MDM: It’s pretty clear when you lay out your value proposition versus Amazon’s that you don’t see them as a direct competitor. Who is your competitor?
Caplan: I think we’re a unique platform. Certainly, we have the dynamics of a marketplace. Because many people sell here. There’s a lot of demand here. We are a technology tool and a data tool to unlock the power of [businesses]. We’re more of an enabler. There isn’t another platform like us here in the U.S.
We’re an ally. We’re saying, ‘Hey, we’re really good at this technology. We have a lot of demand here and we have a business model that proves we’re here to help.’ It’s not competitive. The cost of the investment to get in is low. It’s a modest investment. The reason why we priced that way is to telegraph that in the value of the relationship we want to provide more value to our partners than we extract from them. That is the culture that is Alibaba.com and it works well.
The other thing I think is important to add is that transformation for distributors is painful and hard and risky. Joining Alibaba.com isn’t going to disrupt your company. You’re going to still do your business the way you did it. But it’s going to help you learn a new way to engage with global buyers that may make you smarter about what your business looks like 30 years from today.
We’ve spent a lot of time talking about us as a platform to sell. Distributors can use Alibaba.com to source.
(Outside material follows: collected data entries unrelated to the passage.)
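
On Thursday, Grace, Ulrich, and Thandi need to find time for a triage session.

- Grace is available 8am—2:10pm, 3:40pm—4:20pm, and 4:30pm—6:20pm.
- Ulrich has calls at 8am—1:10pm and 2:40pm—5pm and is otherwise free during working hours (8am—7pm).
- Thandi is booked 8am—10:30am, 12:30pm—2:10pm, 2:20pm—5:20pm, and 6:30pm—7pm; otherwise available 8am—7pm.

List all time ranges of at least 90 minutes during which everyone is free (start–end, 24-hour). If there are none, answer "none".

Ulrich free within 08:00–19:00: 13:10–14:40, 17:00–19:00.
Thandi free within 08:00–19:00: 10:30–12:30, 14:10–14:20, 17:20–18:30.
Grace ∩ Ulrich: 13:10–14:10, 17:00–18:20.
Grace ∩ Ulrich ∩ Thandi: 17:20–18:20.
Windows ≥ 90 min: (none).

none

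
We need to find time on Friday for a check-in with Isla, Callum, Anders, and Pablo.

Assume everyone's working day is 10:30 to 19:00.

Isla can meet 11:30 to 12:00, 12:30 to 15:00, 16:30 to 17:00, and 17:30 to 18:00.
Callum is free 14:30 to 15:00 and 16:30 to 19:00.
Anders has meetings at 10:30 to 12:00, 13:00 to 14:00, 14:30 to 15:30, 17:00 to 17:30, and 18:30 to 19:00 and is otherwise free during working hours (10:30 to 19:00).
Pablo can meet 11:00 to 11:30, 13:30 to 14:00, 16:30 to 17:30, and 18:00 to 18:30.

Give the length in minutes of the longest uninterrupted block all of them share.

Anders free within 10:30–19:00: 12:00–13:00, 14:00–14:30, 15:30–17:00, 17:30–18:30.
Isla ∩ Callum: 14:30–15:00, 16:30–17:00, 17:30–18:00.
Isla ∩ Callum ∩ Anders: 16:30–17:00, 17:30–18:00.
Isla ∩ Callum ∩ Anders ∩ Pablo: 16:30–17:00.
Single common window of 30 minutes.

30 minutes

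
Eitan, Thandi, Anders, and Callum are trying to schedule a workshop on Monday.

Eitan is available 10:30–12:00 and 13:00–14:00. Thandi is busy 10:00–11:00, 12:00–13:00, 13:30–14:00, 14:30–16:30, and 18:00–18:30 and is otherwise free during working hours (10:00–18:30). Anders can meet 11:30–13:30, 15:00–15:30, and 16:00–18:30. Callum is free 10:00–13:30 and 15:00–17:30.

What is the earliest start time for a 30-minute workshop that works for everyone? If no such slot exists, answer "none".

Thandi free within 10:00–18:30: 11:00–12:00, 13:00–13:30, 14:00–14:30, 16:30–18:00.
Eitan ∩ Thandi: 11:00–12:00, 13:00–13:30.
Eitan ∩ Thandi ∩ Anders: 11:30–12:00, 13:00–13:30.
Eitan ∩ Thandi ∩ Anders ∩ Callum: 11:30–12:00, 13:00–13:30.
Windows ≥ 30 min: 11:30–12:00, 13:00–13:30.
Earliest such window starts at 11:30.

11:30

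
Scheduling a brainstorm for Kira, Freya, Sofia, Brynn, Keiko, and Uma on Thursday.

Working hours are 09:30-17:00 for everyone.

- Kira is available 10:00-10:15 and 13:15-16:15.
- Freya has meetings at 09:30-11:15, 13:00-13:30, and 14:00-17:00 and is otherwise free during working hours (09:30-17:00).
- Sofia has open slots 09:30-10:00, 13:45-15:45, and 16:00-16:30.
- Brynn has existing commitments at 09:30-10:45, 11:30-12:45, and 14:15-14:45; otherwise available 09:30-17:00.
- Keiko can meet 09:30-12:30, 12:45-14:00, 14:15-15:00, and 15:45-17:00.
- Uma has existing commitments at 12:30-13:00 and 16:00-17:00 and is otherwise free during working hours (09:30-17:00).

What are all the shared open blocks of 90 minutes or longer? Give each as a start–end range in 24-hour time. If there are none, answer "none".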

If you need raw materials or you need goods or you want to extend your assortment, sourcing here is a powerful way to do that. What we’re seeing is both sides of our marketplace are serving the needs of distributors. Because if you can buy effectively and pick up margin that goes into your operations, you can invest that in your own transformation.
Let’s say the guy who’s selling copper wire has 50-year established manufacturer relations. Well, those people that are buying that wire might need gloves and tools. You could source that on our platform and add it to your assortment and then boost your margin. That’s the kind of flexibility we want to have. And since the business model is the same for everybody on the platform, when you’re buying those gloves, the person who’s selling them to you paid the same entry fee, $2,400, to get on the platform.
It’s an interesting economy where distributors, manufacturers, wholesalers are sitting together because they actually provide different parts of the value chain. A manufacturer may make great products, and you want to source it directly from a manufacturer, but it’s gonna take 60 days to come and it’s all customized. And the minimum order quantity is a million units. Or there’s the distributor who’s a ZIP code over who will sell you a box with 12 units and it’ll be there in four hours, and they’ll give you 30-day terms on it. Providing a digital platform that enables all of that trade to take place is really what we’re trying to unlock for people.
MDM: What’s your target in terms of size of distributor?
Caplan: Alibaba.com is built to unlock the power of entrepreneurship, and whether that entrepreneur is a five-person company or a 500-person company, success has to do with mindset more than number of people. The most successful folks on our platform are the people who use it, take good care of customers and are embracing new ways of doing business. So, it has more to do with the mindset than the size.